When a person is left in that kind of passive, hopeless situation, the mind is indeed free to contemplate, even if momentarily, the awful reality of what is about to occur. When, as in Mr. Beynon’s case, the person either reacts instinctively or marshals his or her whole being in a supreme effort to control the event, absent some evidence beyond merely that effort, it is purely speculative to infer that the decedent was consciously pondering the effects of an impending death. There may, of course, be cases where other evidence does exist—where a witness testifies as to statements or conduct by the decedent more directly indicating a conscious contemplation of death and the consequences of it. Thomas v. State Farm Insurance Co., 499 So.2d 562 (La.App.1986), writ denied, 501 So.2d 213 (La.1987) is an example.

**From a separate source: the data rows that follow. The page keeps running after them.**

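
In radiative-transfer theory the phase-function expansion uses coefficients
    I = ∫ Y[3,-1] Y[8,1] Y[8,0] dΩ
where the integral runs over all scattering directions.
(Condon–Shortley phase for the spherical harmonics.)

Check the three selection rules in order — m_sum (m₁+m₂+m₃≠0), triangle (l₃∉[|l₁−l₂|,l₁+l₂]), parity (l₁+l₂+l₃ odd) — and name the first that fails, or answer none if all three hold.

Σmᵢ = 0  ✓
l₃∈[|l₁−l₂|,l₁+l₂]=[5,11], have l₃=8  ✓
Σlᵢ = 19 ⇒ odd  ✗

parity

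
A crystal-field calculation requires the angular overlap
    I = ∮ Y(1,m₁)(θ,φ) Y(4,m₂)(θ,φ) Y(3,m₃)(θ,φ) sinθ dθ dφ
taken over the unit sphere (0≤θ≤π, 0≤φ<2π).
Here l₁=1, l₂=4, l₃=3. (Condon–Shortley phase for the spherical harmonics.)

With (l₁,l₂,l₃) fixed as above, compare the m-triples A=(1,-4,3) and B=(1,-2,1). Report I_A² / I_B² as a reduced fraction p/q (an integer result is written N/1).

l's match ⇒ only the (l;m) 3-j factors differ between A and B.
A: triangle coeff Δ(1,4,3) = 1/252; Σ_t [0,0]: t=0:+1/1440 = 1/1440; (3j)²=1/9 [(1 4 3; 1 -4 3)], sign=+1
B: triangle coeff Δ(1,4,3) = 1/252; Σ_t [0,0]: t=0:+1/96 = 1/96; (3j)²=5/84 [(1 4 3; 1 -2 1)], sign=+1
I_A²/I_B² = (1/9)/(5/84) = 28/15

28/15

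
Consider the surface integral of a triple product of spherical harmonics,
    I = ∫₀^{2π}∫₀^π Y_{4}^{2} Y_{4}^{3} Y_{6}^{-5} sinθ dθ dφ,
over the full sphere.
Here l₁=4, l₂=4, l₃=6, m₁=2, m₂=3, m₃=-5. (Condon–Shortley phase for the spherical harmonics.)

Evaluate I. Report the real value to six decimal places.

-0.100084

Rules hold: Σm=0, L=14 even, 0≤6≤8.
N = 9·9·13 = 1053
Δ = 2!·6!·6!/15! = 1/1261260
Racah Σ t=0..2: t=0:+1/4608 t=1:−1/1296 t=2:+1/4608 = -7/20736
⇒ 3j(4 4 6; 0 0 0)² = 20/1287, sgn -1
Racah Σ t=1..2: t=1:−1/86400 t=2:+1/172800 = -1/172800
⇒ 3j(4 4 6; 2 3 -5)² = 1/130, sgn +1
4πI² = N·(3j₀)²·(3jₘ)² = 18/143
I = -1·√(0.125874/4π) = -0.10008369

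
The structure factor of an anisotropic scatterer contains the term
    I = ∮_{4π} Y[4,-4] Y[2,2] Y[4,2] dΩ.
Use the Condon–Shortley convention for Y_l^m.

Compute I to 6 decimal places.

Rules hold: Σm=0, L=10 even, 2≤4≤6.
N = 9·5·9 = 405
Δ = 2!·6!·2!/11! = 1/13860
Racah Σ t=0..2: t=0:+1/192 t=1:−1/36 t=2:+1/192 = -5/288
⇒ 3j(4 2 4; 0 0 0)² = 20/693, sgn -1
Racah Σ t=2..2: t=2:+1/2880 = 1/2880
⇒ 3j(4 2 4; -4 2 2)² = 2/165, sgn +1
4πI² = N·(3j₀)²·(3jₘ)² = 120/847
I = -1·√(0.141677/4π) = -0.10618031

-0.106180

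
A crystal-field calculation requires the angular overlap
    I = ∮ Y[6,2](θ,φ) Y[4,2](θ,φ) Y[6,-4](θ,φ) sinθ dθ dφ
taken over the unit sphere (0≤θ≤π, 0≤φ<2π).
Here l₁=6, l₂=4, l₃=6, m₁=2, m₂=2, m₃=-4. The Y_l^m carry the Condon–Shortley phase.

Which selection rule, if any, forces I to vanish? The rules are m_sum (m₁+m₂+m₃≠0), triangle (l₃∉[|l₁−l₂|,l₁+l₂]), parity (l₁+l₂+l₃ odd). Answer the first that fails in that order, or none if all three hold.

none

Σmᵢ = 0  ✓
l₃∈[|l₁−l₂|,l₁+l₂]=[2,10], have l₃=6  ✓
Σlᵢ = 16 ⇒ even  ✓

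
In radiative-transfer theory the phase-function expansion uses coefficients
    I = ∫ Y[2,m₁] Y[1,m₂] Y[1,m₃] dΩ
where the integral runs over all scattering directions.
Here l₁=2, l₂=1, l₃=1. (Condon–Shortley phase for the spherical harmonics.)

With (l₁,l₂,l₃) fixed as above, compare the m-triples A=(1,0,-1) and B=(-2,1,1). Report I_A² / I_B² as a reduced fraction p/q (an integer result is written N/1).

1/2

Shared (l₁,l₂,l₃)=(2,1,1): N and (l;000)² cancel in I_A²/I_B².
A: Δ = 2!·2!·0!/5! = 1/30; Racah Σ t=1..1: t=1:−1/2 = -1/2; ⇒ 3j(2 1 1; 1 0 -1)² = 1/10, sgn -1
B: Δ = 2!·2!·0!/5! = 1/30; Racah Σ t=2..2: t=2:+1/4 = 1/4; ⇒ 3j(2 1 1; -2 1 1)² = 1/5, sgn +1
I_A²/I_B² = (1/10)/(1/5) = 1/2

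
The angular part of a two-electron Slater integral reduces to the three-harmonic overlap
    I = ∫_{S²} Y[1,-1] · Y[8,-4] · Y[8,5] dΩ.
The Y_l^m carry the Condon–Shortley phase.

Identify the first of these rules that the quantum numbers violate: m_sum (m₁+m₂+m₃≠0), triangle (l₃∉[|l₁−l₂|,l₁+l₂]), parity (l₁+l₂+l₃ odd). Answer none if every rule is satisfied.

parity

Σmᵢ = 0  ✓
l₃∈[|l₁−l₂|,l₁+l₂]=[7,9], have l₃=8  ✓
Σlᵢ = 17 ⇒ odd  ✗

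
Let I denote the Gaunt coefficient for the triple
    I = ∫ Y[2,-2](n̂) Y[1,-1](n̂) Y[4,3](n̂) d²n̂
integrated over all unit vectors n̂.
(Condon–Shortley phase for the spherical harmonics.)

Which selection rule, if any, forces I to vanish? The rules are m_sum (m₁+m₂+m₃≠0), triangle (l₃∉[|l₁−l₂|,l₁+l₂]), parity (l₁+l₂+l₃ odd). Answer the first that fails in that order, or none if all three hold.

triangle

Σmᵢ = 0  ✓
l₃∈[|l₁−l₂|,l₁+l₂]=[1,3], have l₃=4  ✗
Σlᵢ = 7 ⇒ odd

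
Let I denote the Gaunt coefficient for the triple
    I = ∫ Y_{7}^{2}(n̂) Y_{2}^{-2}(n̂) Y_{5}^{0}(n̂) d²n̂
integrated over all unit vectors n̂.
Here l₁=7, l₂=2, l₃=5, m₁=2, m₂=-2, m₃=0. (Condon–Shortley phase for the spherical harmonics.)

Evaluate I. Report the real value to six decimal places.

0.127204

m-sum 0 ✓  L=14 even ✓  5≤5≤9 ✓
Π(2lᵢ+1) = 15×5×11 = 825
triangle coeff Δ(7,2,5) = 1/15015
Σ_t [2,2]: t=2:+1/57600 = 1/57600
(3j)²=21/715 [(7 2 5; 0 0 0)], sign=-1
Σ_t [0,0]: t=0:+1/345600 = 1/345600
(3j)²=6/715 [(7 2 5; 2 -2 0)], sign=-1
⇒ 4πI² = 378/1859
I = (+1)√(378/1859/(4π)) = 0.12720415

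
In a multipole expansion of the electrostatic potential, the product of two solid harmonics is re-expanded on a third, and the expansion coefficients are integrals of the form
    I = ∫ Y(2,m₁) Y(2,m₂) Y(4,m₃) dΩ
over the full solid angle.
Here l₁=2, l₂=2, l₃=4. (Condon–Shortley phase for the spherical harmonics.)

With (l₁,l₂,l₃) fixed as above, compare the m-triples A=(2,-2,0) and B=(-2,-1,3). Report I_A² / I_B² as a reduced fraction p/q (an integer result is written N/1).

l's match ⇒ only the (l;m) 3-j factors differ between A and B.
A: triangle coeff Δ(2,2,4) = 1/630; Σ_t [0,0]: t=0:+1/576 = 1/576; (3j)²=1/630 [(2 2 4; 2 -2 0)], sign=+1
B: triangle coeff Δ(2,2,4) = 1/630; Σ_t [0,0]: t=0:+1/144 = 1/144; (3j)²=1/18 [(2 2 4; -2 -1 3)], sign=-1
I_A²/I_B² = (1/630)/(1/18) = 1/35

1/35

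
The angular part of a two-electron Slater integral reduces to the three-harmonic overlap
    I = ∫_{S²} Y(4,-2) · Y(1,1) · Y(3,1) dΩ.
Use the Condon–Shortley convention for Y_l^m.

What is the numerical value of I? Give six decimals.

m-sum 0 ✓  L=8 even ✓  3≤3≤5 ✓
Π(2lᵢ+1) = 9×3×7 = 189
triangle coeff Δ(4,1,3) = 1/252
Σ_t [1,1]: t=1:−1/36 = -1/36
(3j)²=4/63 [(4 1 3; 0 0 0)], sign=+1
Σ_t [2,2]: t=2:+1/96 = 1/96
(3j)²=5/84 [(4 1 3; -2 1 1)], sign=+1
⇒ 4πI² = 5/7
I = (+1)√(5/7/(4π)) = 0.23841361

0.238414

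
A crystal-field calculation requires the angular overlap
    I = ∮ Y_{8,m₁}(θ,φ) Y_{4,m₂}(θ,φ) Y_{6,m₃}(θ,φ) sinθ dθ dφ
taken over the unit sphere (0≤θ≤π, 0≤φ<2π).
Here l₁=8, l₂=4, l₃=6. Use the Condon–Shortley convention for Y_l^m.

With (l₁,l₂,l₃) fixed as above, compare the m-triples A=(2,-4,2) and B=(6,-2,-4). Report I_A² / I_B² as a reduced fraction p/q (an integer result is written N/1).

98/143

Shared (l₁,l₂,l₃)=(8,4,6): N and (l;000)² cancel in I_A²/I_B².
A: Δ = 6!·10!·2!/19! = 1/23279256; Racah Σ t=0..0: t=0:+1/24883200 = 1/24883200; ⇒ 3j(8 4 6; 2 -4 2)² = 980/138567, sgn +1
B: Δ = 6!·10!·2!/19! = 1/23279256; Racah Σ t=0..2: t=0:+1/116121600 t=1:−1/43545600 t=2:+1/348364800 = -1/87091200; ⇒ 3j(8 4 6; 6 -2 -4)² = 10/969, sgn -1
I_A²/I_B² = (980/138567)/(10/969) = 98/143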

As noted by the Majority, the decedent there grabbed her son’s arm and gasped as she saw the oncoming vehicle that struck and killed her.
This case is certainly an extreme one, but, in one sense, it is not unusual. In most pre-impact fright cases where an award is made, although the absolute size of the jury award is ordinarily not great, often ranging from $5,000 to $15,000, the amount per second of fright is enormous. See Kathleen M. Turezyn, When Circumstances Provide a Guarantee of Genuineness: Permitting Recovery for Pre-impact Emotional Distress, 28 Boston C.L.Rev. 881, 907 and n. 165 (1987). Here, the jury’s actual award amounted to at least $400,000 per second of fright, later reduced to $140,000 per second of fright. The problem, however, is not simply one of amount. Whether the award is great or small, when grounded on nothing more than skid marks or other evasive action, it can only be a sympathy verdict based not on any substantial evidence of fright but rather on a desire either to compensate the decedent’s beneficiaries for his or her death, beyond what is allowed in a wrongful death action, or to punish the wrongdoer.*5132 Maryland has long followed the general principle that, “if compensatory damages are to be recovered, they must be proved with reasonable certainty, and may not be based on speculation or conjecture.” Asibem Associates, Ltd. v. Rill, 264 Md. 272, 276, 286 A.2d 160, 162 (1972); Charles Co. Broadcasting v. Meares, 270 Md. 321, 311 A.2d 27 (1973). We should not depart from that principle, and it appears to me that the Majority has done so.

. There was evidence that the trailer had been stopped for about five minutes, inching forward every so often, but that it had remained stationary for about 20 seconds prior to the collision.

. As the Majority points out, the jury in this case also awarded Mr. Beynon’s parents $367,000 in economic losses and $2,500,000 for their past and future pain and suffering from their son’s death.